O skimming costuma copiar os dados magnéticos, não o chip. Depois, o cartão clonado é usado em regiões ou em máquinas que ainda dependem da banda. Os bancos tentam detectar estes padrões - por exemplo, um cartão emitido no Reino Unido usado de repente num ATM noutro continente -, mas algumas operações conseguem passar antes de os sistemas reagirem.

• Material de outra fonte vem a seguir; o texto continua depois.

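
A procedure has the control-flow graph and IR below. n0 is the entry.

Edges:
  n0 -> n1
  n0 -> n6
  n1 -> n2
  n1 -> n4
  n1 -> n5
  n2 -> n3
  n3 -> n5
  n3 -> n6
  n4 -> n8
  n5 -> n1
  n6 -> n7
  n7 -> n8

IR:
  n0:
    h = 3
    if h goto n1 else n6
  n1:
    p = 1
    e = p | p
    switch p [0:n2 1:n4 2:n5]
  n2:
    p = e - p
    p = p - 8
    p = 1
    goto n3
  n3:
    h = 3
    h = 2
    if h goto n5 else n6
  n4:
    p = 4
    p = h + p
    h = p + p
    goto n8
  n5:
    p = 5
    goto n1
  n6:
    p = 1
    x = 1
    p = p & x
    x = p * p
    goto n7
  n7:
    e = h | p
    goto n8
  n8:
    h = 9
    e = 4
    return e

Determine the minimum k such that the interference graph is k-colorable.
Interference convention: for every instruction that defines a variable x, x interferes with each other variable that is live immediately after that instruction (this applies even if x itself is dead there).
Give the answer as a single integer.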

Esse equilíbrio entre conveniência e segurança ajuda a explicar porque é que os hábitos humanos ainda contam. A tecnologia evolui, a burla adapta-se, e a ranhura do cartão continua a ser um ponto físico que pode ser manipulado.

Transformar uma rotina aborrecida num ritual de segurança

A maioria de nós encara levantar dinheiro como uma tarefa de fundo - algo feito enquanto pensa na próxima reunião ou no jantar. Ainda assim, acrescentar alguns passos conscientes quase não atrasa e muda a relação com o risco.

Antes de inserir o cartão em qualquer máquina, faça três perguntas rápidas: a caixa parece normal, alguma parte mexe quando eu puxo, e alguém - ou alguma coisa - consegue ver o meu PIN? Se uma resposta o deixar desconfortável, vá embora e escolha outro terminal, ou opte por pagar com telemóvel ou contactless.

O skimming vive de distração e de rotina. Um puxão firme na ranhura, uma mão a tapar o teclado e uma verificação rápida da conta mais tarde no dia - pequenos gestos que o tiram do grupo dos alvos fáceis e o colocam entre os muito mais difíceis.